Realism painting | INTERFET
Realism painting | INTERFET

Bert Ernie painted this from a scanned image that he found in a book about the INTERFET mission to East Timor by the Australian military.

INTERFET was formed to keep the Indonesian military from slaughtering the East Timorese for having the audacity to vote for an independent sovereign nation.

Bert gave this painting to someone who served in East Timor. He is also the subject of another painting. Actually he is the subject of two of Bert’s paintings.

Dimensions: 50x70cm
Painted: 2002
Materials: Acrylic on MDF board
Private collection

The story behind INTERFET

Photorealism can be used to not only convey beautiful, shiny, reflective things but to communicate an idea. This painting depicts a sun-burnt Australian soldier on top of a vehicle manning a machine-gun as another soldier stands further back in their vehicle as they patrol the streets of Dili, the capitol of East Timor.

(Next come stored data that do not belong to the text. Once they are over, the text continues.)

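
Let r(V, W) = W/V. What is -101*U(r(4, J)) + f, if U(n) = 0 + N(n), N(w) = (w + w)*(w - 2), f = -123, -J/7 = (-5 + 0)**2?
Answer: -3235509/8 ≈ -4.0444e+5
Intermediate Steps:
J = -175 (J = -7*(-5 + 0)**2 = -7*(-5)**2 = -7*25 = -175)
N(w) = 2*w*(-2 + w) (N(w) = (2*w)*(-2 + w) = 2*w*(-2 + w))
U(n) = 2*n*(-2 + n) (U(n) = 0 + 2*n*(-2 + n) = 2*n*(-2 + n))
-101*U(r(4, J)) + f = -202*(-175/4)*(-2 - 175/4) - 123 = -202*(-175*1/4)*(-2 - 175*1/4) - 123 = -202*(-175)*(-2 - 175/4)/4 - 123 = -202*(-175)*(-183)/(4*4) - 123 = -101*32025/8 - 123 = -3234525/8 - 123 = -3235509/8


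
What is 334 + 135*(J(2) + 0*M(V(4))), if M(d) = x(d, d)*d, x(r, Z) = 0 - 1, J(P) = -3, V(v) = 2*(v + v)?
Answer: -71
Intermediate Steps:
V(v) = 4*v (V(v) = 2*(2*v) = 4*v)
x(r, Z) = -1
M(d) = -d
334 + 135*(J(2) + 0*M(V(4))) = 334 + 135*(-3 + 0*(-4*4)) = 334 + 135*(-3 + 0*(-1*16)) = 334 + 135*(-3 + 0*(-16)) = 334 + 135*(-3 + 0) = 334 + 135*(-3) = 334 - 405 = -71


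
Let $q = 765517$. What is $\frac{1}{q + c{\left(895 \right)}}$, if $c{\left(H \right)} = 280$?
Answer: $\frac{1}{765797} \approx 1.3058 \cdot 10^{-6}$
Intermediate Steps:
$\frac{1}{q + c{\left(895 \right)}} = \frac{1}{765517 + 280} = \frac{1}{765797}$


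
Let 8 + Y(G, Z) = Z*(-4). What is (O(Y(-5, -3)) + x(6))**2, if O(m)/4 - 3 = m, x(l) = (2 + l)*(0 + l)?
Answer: 5776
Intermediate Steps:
Y(G, Z) = -8 - 4*Z (Y(G, Z) = -8 + Z*(-4) = -8 - 4*Z)
x(l) = l*(2 + l) (x(l) = (2 + l)*l = l*(2 + l))
O(m) = 12 + 4*m
(O(Y(-5, -3)) + x(6))**2 = ((12 + 4*(-8 - 4*(-3))) + 6*(2 + 6))**2 = ((12 + 4*(-8 + 12)) + 6*8)**2 = ((12 + 4*4) + 48)**2 = ((12 + 16) + 48)**2 = (28 + 48)**2 = 76**2 = 5776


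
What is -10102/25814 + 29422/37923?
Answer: 188200681/489472161 ≈ 0.38450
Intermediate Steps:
-10102/25814 + 29422/37923 = -10102*1/25814 + 29422*(1/37923) = -5051/12907 + 29422/37923 = 188200681/489472161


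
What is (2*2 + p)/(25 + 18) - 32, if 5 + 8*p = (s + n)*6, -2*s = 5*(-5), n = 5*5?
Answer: -2689/86 ≈ -31.267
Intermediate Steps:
n = 25
s = 25/2 (s = -5*(-5)/2 = -1/2*(-25) = 25/2 ≈ 12.500)
p = 55/2 (p = -5/8 + ((25/2 + 25)*6)/8 = -5/8 + ((75/2)*6)/8 = -5/8 + (1/8)*225 = -5/8 + 225/8 = 55/2 ≈ 27.500)
(2*2 + p)/(25 + 18) - 32 = (2*2 + 55/2)/(25 + 18) - 32 = (4 + 55/2)/43 - 32 = (1/43)*(63/2) - 32 = 63/86 - 32 = -2689/86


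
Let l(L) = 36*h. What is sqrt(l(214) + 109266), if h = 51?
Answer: sqrt(111102) ≈ 333.32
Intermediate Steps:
l(L) = 1836 (l(L) = 36*51 = 1836)
sqrt(l(214) + 109266) = sqrt(1836 + 109266) = sqrt(111102)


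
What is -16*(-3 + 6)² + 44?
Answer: -100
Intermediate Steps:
-16*(-3 + 6)² + 44 = -16*3² + 44 = -16*9 + 44 = -144 + 44 = -100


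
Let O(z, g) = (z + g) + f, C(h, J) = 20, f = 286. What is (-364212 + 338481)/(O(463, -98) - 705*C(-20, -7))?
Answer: 8577/4483 ≈ 1.9132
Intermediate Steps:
O(z, g) = 286 + g + z (O(z, g) = (z + g) + 286 = (g + z) + 286 = 286 + g + z)
(-364212 + 338481)/(O(463, -98) - 705*C(-20, -7)) = (-364212 + 338481)/((286 - 98 + 463) - 705*20) = -25731/(651 - 14100) = -25731/(-13449) = -25731*(-1/13449) = 8577/4483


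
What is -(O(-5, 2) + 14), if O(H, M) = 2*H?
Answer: -4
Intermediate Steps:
-(O(-5, 2) + 14) = -(2*(-5) + 14) = -(-10 + 14) = -1*4 = -4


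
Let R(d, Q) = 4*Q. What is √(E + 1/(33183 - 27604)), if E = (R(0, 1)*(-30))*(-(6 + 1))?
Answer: √26145208019/5579 ≈ 28.983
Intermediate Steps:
E = 840 (E = ((4*1)*(-30))*(-(6 + 1)) = (4*(-30))*(-1*7) = -120*(-7) = 840)
√(E + 1/(33183 - 27604)) = √(840 + 1/(33183 - 27604)) = √(840 + 1/5579) = √(4686361/5579) = √26145208019/5579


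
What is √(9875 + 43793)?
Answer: 2*√13417 ≈ 231.66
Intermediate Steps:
√(9875 + 43793) = √53668 = 2*√13417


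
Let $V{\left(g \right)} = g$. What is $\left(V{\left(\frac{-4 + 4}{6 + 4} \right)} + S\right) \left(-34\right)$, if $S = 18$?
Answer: $-612$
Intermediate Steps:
$\left(V{\left(\frac{-4 + 4}{6 + 4} \right)} + S\right) \left(-34\right) = \left(\frac{-4 + 4}{6 + 4} + 18\right) \left(-34\right) = \left(\frac{0}{10} + 18\right) \left(-34\right) = \left(0 \cdot \frac{1}{10} + 18\right) \left(-34\right) = \left(0 + 18\right) \left(-34\right) = 18 \left(-34\right) = -612$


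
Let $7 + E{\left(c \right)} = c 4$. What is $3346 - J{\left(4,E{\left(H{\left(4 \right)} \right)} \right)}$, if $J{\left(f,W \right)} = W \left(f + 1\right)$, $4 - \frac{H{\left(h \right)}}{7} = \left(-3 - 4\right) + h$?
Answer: $2401$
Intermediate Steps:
$H{\left(h \right)} = 77 - 7 h$ ($H{\left(h \right)} = 28 - 7 \left(\left(-3 - 4\right) + h\right) = 28 - 7 \left(-7 + h\right) = 28 - \left(-49 + 7 h\right) = 77 - 7 h$)
$E{\left(c \right)} = -7 + 4 c$ ($E{\left(c \right)} = -7 + c 4 = -7 + 4 c$)
$J{\left(f,W \right)} = W \left(1 + f\right)$
$3346 - J{\left(4,E{\left(H{\left(4 \right)} \right)} \right)} = 3346 - \left(-7 + 4 \left(77 - 28\right)\right) \left(1 + 4\right) = 3346 - \left(-7 + 4 \left(77 - 28\right)\right) 5 = 3346 - \left(-7 + 4 \cdot 49\right) 5 = 3346 - \left(-7 + 196\right) 5 = 3346 - 189 \cdot 5 = 3346 - 945 = 2401$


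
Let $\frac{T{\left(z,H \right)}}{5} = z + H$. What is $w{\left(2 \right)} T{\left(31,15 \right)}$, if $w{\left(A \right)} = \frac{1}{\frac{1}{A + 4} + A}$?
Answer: $\frac{1380}{13} \approx 106.15$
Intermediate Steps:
$w{\left(A \right)} = \frac{1}{A + \frac{1}{4 + A}}$ ($w{\left(A \right)} = \frac{1}{\frac{1}{4 + A} + A} = \frac{1}{A + \frac{1}{4 + A}}$)
$T{\left(z,H \right)} = 5 H + 5 z$ ($T{\left(z,H \right)} = 5 \left(z + H\right) = 5 \left(H + z\right) = 5 H + 5 z$)
$w{\left(2 \right)} T{\left(31,15 \right)} = \frac{4 + 2}{1 + 2^{2} + 4 \cdot 2} \left(5 \cdot 15 + 5 \cdot 31\right) = \frac{1}{1 + 4 + 8} \cdot 6 \left(75 + 155\right) = \frac{1}{13} \cdot 6 \cdot 230 = \frac{6}{13} \cdot 230 = \frac{1380}{13}$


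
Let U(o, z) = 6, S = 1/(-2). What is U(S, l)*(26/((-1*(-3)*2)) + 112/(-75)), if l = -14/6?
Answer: 426/25 ≈ 17.040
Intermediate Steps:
S = -1/2 ≈ -0.50000
l = -7/3 (l = -14*1/6 = -7/3 ≈ -2.3333)
U(S, l)*(26/((-1*(-3)*2)) + 112/(-75)) = 6*(26/((-1*(-3)*2)) + 112/(-75)) = 6*(26/((3*2)) + 112*(-1/75)) = 6*(26/6 - 112/75) = 6*(26*(1/6) - 112/75) = 6*(13/3 - 112/75) = 6*(71/25) = 426/25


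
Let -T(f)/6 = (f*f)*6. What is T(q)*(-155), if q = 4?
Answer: 89280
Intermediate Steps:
T(f) = -36*f**2 (T(f) = -6*f*f*6 = -6*f**2*6 = -36*f**2)
T(q)*(-155) = -36*4**2*(-155) = -36*16*(-155) = -576*(-155) = 89280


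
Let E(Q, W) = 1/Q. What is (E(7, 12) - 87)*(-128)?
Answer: 77824/7 ≈ 11118.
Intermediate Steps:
(E(7, 12) - 87)*(-128) = (1/7 - 87)*(-128) = (⅐ - 87)*(-128) = -608/7*(-128) = 77824/7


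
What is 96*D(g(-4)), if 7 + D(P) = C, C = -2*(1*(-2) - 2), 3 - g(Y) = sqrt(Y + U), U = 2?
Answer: 96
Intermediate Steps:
g(Y) = 3 - sqrt(2 + Y) (g(Y) = 3 - sqrt(Y + 2) = 3 - sqrt(2 + Y))
C = 8 (C = -2*(-2 - 2) = -2*(-4) = 8)
D(P) = 1 (D(P) = -7 + 8 = 1)
96*D(g(-4)) = 96*1 = 96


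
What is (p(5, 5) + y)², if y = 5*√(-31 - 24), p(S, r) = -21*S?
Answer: 9650 - 1050*I*√55 ≈ 9650.0 - 7787.0*I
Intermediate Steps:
y = 5*I*√55 (y = 5*√(-55) = 5*(I*√55) = 5*I*√55 ≈ 37.081*I)
(p(5, 5) + y)² = (-21*5 + 5*I*√55)² = (-105 + 5*I*√55)²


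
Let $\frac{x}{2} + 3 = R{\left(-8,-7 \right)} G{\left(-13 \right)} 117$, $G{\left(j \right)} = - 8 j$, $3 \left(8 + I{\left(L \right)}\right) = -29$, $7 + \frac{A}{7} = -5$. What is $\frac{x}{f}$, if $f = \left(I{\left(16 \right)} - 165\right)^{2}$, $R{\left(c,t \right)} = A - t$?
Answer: $- \frac{8432451}{150152} \approx -56.159$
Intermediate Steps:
$A = -84$ ($A = -49 + 7 \left(-5\right) = -49 - 35 = -84$)
$I{\left(L \right)} = - \frac{53}{3}$ ($I{\left(L \right)} = -8 + \frac{1}{3} \left(-29\right) = -8 - \frac{29}{3} = - \frac{53}{3}$)
$R{\left(c,t \right)} = -84 - t$
$x = -1873878$ ($x = -6 + 2 \left(-84 - -7\right) \left(\left(-8\right) \left(-13\right)\right) 117 = -6 + 2 \left(-84 + 7\right) 104 \cdot 117 = -6 + 2 \left(-77\right) 104 \cdot 117 = -6 + 2 \left(\left(-8008\right) 117\right) = -6 + 2 \left(-936936\right) = -6 - 1873872 = -1873878$)
$f = \frac{300304}{9}$ ($f = \left(- \frac{53}{3} - 165\right)^{2} = \left(- \frac{548}{3}\right)^{2} = \frac{300304}{9} \approx 33367.0$)
$\frac{x}{f} = - \frac{1873878}{\frac{300304}{9}} = \left(-1873878\right) \frac{9}{300304} = - \frac{8432451}{150152}$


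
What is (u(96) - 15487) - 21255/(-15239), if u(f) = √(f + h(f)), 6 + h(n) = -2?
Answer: -235985138/15239 + 2*√22 ≈ -15476.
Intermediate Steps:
h(n) = -8 (h(n) = -6 - 2 = -8)
u(f) = √(-8 + f) (u(f) = √(f - 8) = √(-8 + f))
(u(96) - 15487) - 21255/(-15239) = (√(-8 + 96) - 15487) - 21255/(-15239) = (√88 - 15487) - 21255*(-1/15239) = (2*√22 - 15487) + 21255/15239 = (-15487 + 2*√22) + 21255/15239 = -235985138/15239 + 2*√22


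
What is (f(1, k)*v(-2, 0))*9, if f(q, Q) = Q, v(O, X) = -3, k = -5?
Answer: 135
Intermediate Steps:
(f(1, k)*v(-2, 0))*9 = -5*(-3)*9 = 15*9 = 135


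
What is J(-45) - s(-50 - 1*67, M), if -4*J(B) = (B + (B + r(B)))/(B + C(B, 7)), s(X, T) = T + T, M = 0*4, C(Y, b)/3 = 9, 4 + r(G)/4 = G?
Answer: -143/36 ≈ -3.9722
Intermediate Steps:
r(G) = -16 + 4*G
C(Y, b) = 27 (C(Y, b) = 3*9 = 27)
M = 0
s(X, T) = 2*T
J(B) = -(-16 + 6*B)/(4*(27 + B)) (J(B) = -(B + (B + (-16 + 4*B)))/(4*(B + 27)) = -(B + (-16 + 5*B))/(4*(27 + B)) = -(-16 + 6*B)/(4*(27 + B)))
J(-45) - s(-50 - 1*67, M) = (8 - 3*(-45))/(2*(27 - 45)) - 2*0 = (½)*(8 + 135)/(-18) - 1*0 = (½)*(-1/18)*143 + 0 = -143/36 + 0 = -143/36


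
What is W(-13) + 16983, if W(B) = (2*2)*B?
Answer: 16931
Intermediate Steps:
W(B) = 4*B
W(-13) + 16983 = 4*(-13) + 16983 = -52 + 16983 = 16931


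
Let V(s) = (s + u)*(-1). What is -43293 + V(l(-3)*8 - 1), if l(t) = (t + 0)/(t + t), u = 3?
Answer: -43299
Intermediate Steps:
l(t) = 1/2 (l(t) = t/((2*t)) = t*(1/(2*t)) = 1/2)
V(s) = -3 - s (V(s) = (s + 3)*(-1) = (3 + s)*(-1) = -3 - s)
-43293 + V(l(-3)*8 - 1) = -43293 + (-3 - ((1/2)*8 - 1)) = -43293 + (-3 - (4 - 1)) = -43293 + (-3 - 1*3) = -43293 + (-3 - 3) = -43293 - 6 = -43299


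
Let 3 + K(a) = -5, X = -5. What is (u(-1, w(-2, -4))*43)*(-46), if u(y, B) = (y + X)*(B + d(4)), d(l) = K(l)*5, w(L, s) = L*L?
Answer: -427248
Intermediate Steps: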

The soldiers were there as part of the INTERFET forces which were to protect the local Timorese population from the murderous pro-Indonesian militias who started using horrific violence after there was a successful vote for independence.

Bert Ernie has created a deliberate body of photorealism that doesn’t easily fall into the trap of being overly reliant on visual tricks to provide the viewer with something worth looking at. He believes that photorealist art should also be about ideas, as well as being easily understandable.

This painting has an abstract painting (Jungle 1) on the reverse side.